• O PT se aproveitou da acefalia da Cultura e ocupou os prédios do antigo ministério em oito estados, inclusive o Palácio Gustavo Capanema
- Correio Braziliense
A extinção do Ministério da Cultura foi um tiro no pé, pela forte reação da comunidade artística, que pode não representar toda a cultura nacional, mas é a mais expressiva, numerosa e popular parcela desse universo. A situação se complicou ainda mais porque a Secretaria de Cultura, mesmo que viesse a ter autonomia em relação ao Ministério da Educação e ficasse ligada diretamente à Presidência, passou a ser tratada como uma forma de resolver a falta de mulheres no primeiro escalão do governo Temer. Mulher não gosta de ser estepe; isto é, o pneu reserva.
O fato é que o PT se aproveitou da oportunidade e desdobrou a mobilização de artistas e produtores culturais contra o impeachment, para defender a existência do MinC, no melhor estilo petista de construir uma narrativa e encontrar uma palavra de ordem de apelo fácil. Quem defendeu o impeachment e vê o governo Temer com certa simpatia no meio cultural ficou isolado, até acuado. Algumas das mulheres convidadas para o cargo fizeram dele uma limonada, divulgando que haviam recusado o convite porque são contra a extinção do MinC; em alguns casos, também são contra o impeachment.
Não há a menor dúvida de que o governo provisório de Michel Temer revelou um ranço machista, ainda que isso não possa ser atribuído exclusivamente ao presidente interino, já que os cargos de primeiro escalão foram indicados pelos partidos, com exceção da Fazenda, da Defesa e do Palácio do Planalto, que são da cota pessoal do presidente. Mas é que Temer reservou para as mulheres os cargos de segundo escalão, mesmo que alguns sejam mais importantes do que uma pasta na Esplanada, como é o caso da Presidência do BNDES, destinada à economista Maria Sílvia Bastos Marques.
O PT se aproveitou da acefalia da Cultura e ocupou os prédios do antigo ministério em oito estados, inclusive o Palácio Gustavo Capanema, no Centro do Rio de Janeiro. O prédio é um marco da nossa arquitetura modernista, projetado por Lucio Costa, Carlos Leão, Oscar Niemeyer, Affonso Eduardo Reidy, Ernani Vasconcellos e Jorge Machado Moreira, sob supervisão de Le Corbusier, o famoso arquiteto modernista franco-suíço. O prédio foi construído durante o Estado Novo (1937-1945), para ser a sede do Ministério da Educação e da Cultura, mas somente acabou inaugurado em 1947, já na democracia. Sinal mais trocado do que esse é impossível.

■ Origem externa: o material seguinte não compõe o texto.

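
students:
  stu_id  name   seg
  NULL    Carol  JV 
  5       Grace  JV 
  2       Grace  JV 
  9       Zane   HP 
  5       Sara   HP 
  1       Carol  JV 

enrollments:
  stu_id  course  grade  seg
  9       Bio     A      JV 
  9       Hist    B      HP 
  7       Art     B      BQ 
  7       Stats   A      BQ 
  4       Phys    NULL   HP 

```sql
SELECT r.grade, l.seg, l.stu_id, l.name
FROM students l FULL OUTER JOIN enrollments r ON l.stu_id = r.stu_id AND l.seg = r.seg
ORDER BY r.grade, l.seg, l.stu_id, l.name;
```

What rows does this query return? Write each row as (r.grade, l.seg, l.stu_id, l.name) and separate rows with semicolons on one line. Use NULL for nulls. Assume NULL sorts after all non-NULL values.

(A, NULL, NULL, NULL); (A, NULL, NULL, NULL); (B, HP, 9, Zane); (B, NULL, NULL, NULL); (NULL, HP, 5, Sara); (NULL, JV, 1, Carol); (NULL, JV, 2, Grace); (NULL, JV, 5, Grace); (NULL, JV, NULL, Carol); (NULL, NULL, NULL, NULL)

FULL OUTER JOIN keeps every row from both sides; unmatched rows get NULL for the other side's columns.
Matching on l.stu_id = r.stu_id AND l.seg = r.seg. A NULL in a compared column never satisfies the condition.
- l (stu_id=NULL, seg=JV) has no partner → padded with NULL.
- l (stu_id=5, seg=JV) has no partner → padded with NULL.
- l (stu_id=2, seg=JV) has no partner → padded with NULL.
- l (stu_id=9, seg=HP) pairs with 1 row(s) of r.
- l (stu_id=5, seg=HP) has no partner → padded with NULL.
- l (stu_id=1, seg=JV) has no partner → padded with NULL.
- 4 row(s) from r found no l partner → padded with NULL.
After projecting and ordering:
r.grade | l.seg | l.stu_id | l.name
A | NULL | NULL | NULL
A | NULL | NULL | NULL
B | HP | 9 | Zane
B | NULL | NULL | NULL
NULL | HP | 5 | Sara
NULL | JV | 1 | Carol
NULL | JV | 2 | Grace
NULL | JV | 5 | Grace
NULL | JV | NULL | Carol
NULL | NULL | NULL | NULL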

Nas fotos da ocupação do Palácio Gustavo Capanema aparece o magnífico mural de azulejos pintados por Portinari na sua parte externa, que ainda preserva um jardim projetado por Burle Max. Não custa nada repetir Tom Jobim: o Brasil não é para iniciantes. Houve uma subestimação da importância da cultura na política nacional e como atividade econômica, bem como das dificuldades de lidar com um pessoal que vê o mundo com um olhar diferenciado, no qual a criatividade, a emoção e a intuição é que traduzem a realidade em forma de arte e não a simples razão, senão, qualquer um poderia ser artista.
É óbvio que há muito dinheiro em jogo nessa disputa, sejam os bilhões movimentados pela Lei Rouanet, que completa 25 anos e veio para ficar. Curiosamente, foi criada em 1991 pelo embaixador Sérgio Rouanet, então secretário de Cultura do governo Collor. Somente no ano passado, movimentou R$ 1,18 bilhão. Portanto, a gritaria de tantas figuras estreladas não é gratuita. O Tribunal de Contas da União chama a atenção para o fato de que, desse montante, apenas R$ 51 milhões foram efetivamente investimentos privados na cultura, o restante — R$ 1,13 bilhão — corresponde a renúncias fiscais. É aí que rola o jogo bruto do marketing cultural. E também acontecem as maiores bizarrices, como a aprovação de projeto do maestro João Carlos Martins, em 2013, no valor de R$ 25 milhões, sem que o próprio tivesse solicitado ou sequer autorizado o pedido.
Ontem, a Comissão de Educação do Senado, presidida pelo senador Romário (PSB-RJ), aprovou requerimento de convocação do ministro Mendonça Filho para prestar informações sobre incorporação da Cultura à Educação e a migração de suas atribuições para o MEC. Foi o primeiro sinal de que a situação estava ficando realmente fora do controle. A saída foi nomear o primeiro indicado para o posto, o cineasta João Batista de Andrade, nome sugerido pelo presidente do PPS, Roberto Freire, para o cargo de secretário nacional de Cultura. Antigo militante do PCB, vai encarar uma pedreira.